Reading for the law used to be a very accepted practice. But if it’s coming from Oregon, it’ll be done wrong, and for the wrong reasons. The bar is actually a cartel.
I think that apprenticeship, in itself, is great. Most jobs could be taught through apprenticeships and it’s how they train people past school in Europe, because the guild system is still used in Europe.
However this is being done with an agenda which makes it a disaster, imo.
“Reading for the law used to be a very accepted practice. But if it’s coming from Oregon, it’ll be done wrong, and for the wrong reasons. The bar is actually a cartel.”

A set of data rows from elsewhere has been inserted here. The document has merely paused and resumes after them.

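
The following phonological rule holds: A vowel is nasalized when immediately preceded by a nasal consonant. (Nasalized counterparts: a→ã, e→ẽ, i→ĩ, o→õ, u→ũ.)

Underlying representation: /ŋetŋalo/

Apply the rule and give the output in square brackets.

/e/ after nasal /ŋ/ → [ẽ]
/a/ after nasal /ŋ/ → [ã]

[ŋẽtŋãlo]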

In the late ‘80’s I decided to change careers. I figured I could get a PhD in corporate psychology. I was working as an engineer. My plan was to quit work and apply myself fulltime. I figured I could do the whole program in 18 months. It would take a few years to make up the money I’d both lost by not working and spent on the degree. My sister knew someone who had just graduated from the program and put me in touch with him. He said, “Sure you could do the work, but you won’t get the degree until your major professor says you do. You will work as an indentured servant, writing his papers, grading his course work and sometimes picking up his laundry or taking his car to the garage. It will take you seven years because that’s how long it took him.” I suspect that working for a lawyer to become a lawyer will be much same.